In my business-government relations class yesterday, we were originally scheduled to discuss empirical papers on general information problems in government and bureaucracy. We instead discussed the Russian-Ukrainian situations as best we could.
One interesting result, coming out of intelligence work, is that Putin and others seem generally surprised at how difficult this invasion has been. Why might that be?
One problem in general is that leaders like to surround themselves with "yes people". Leaders don't enjoy having thorns in their sides who challenge their every move or tell them they are wrong. (That's one reason Georgetown's provost is unlikely to ask me to be vice provost.) They prefer to have people who tell them good news and give them optimistic assessments of their plans. That's true even of nice people, like your kindly dean or friendly boss. But this means that in general people in power in bureaucracies will often get lower quality information than they need, or get information presented to them in a rosy way.

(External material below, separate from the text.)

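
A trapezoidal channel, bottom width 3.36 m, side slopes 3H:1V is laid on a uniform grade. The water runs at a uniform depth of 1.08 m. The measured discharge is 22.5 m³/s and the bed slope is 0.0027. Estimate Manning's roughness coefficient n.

With bottom width b = 3.36 m and side slope z = 3: A = (b + zy)y = (3.36 + 3×1.08)×1.08 = 7.128 m²; P = b + 2y√(1+z²) = 3.36 + 2×1.08×3.162 = 10.19 m.
Hydraulic radius R = A/P = 7.128/10.19 = 0.6995 m.
Rearranging Manning's equation: n = (1/Q) A R^(2/3) S^(1/2) = (1/22.5) × 7.128 × 0.6995^(2/3) × √0.0027 = 0.013.

n = 0.013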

Dictators in particular have a tendency to shoot the messenger and so probably get worse information. For instance, consider a story about Stalin. He orders a census. Because he had murdered and forcibly starved so many people, the real census numbers are low. The census officials know they can't tell Stalin the truths they lie and inflate the numbers. They didn't inflate them enough, so Stalin has them shot. The message is clear: Tell Stalin what he wants to hear. And thus throughout his dictatorship, Stalin is fed false information because his subordinates want to survive.
You might think a perfectly rational dictator would want perfect information so they can make optimal choices. However, dictators--and indeed bosses in general in hierarchies--have significant leeway to externalize the costs of their own ignorance and irrationality onto others. For instance, suppose Putin did not know that the West would respond as it has. Who is suffering the most right now? I doubt Putin is eating any worse, but the average Russian citizen is suffering a lot. Accordingly, while dictators need sufficiently good information and sufficiently rational processing of that information to stay in power, they do not have an incentive structure which leads them to prioritize perfect information or perfect rationality. They, too, are partially rationally ignorant and rationally irrational.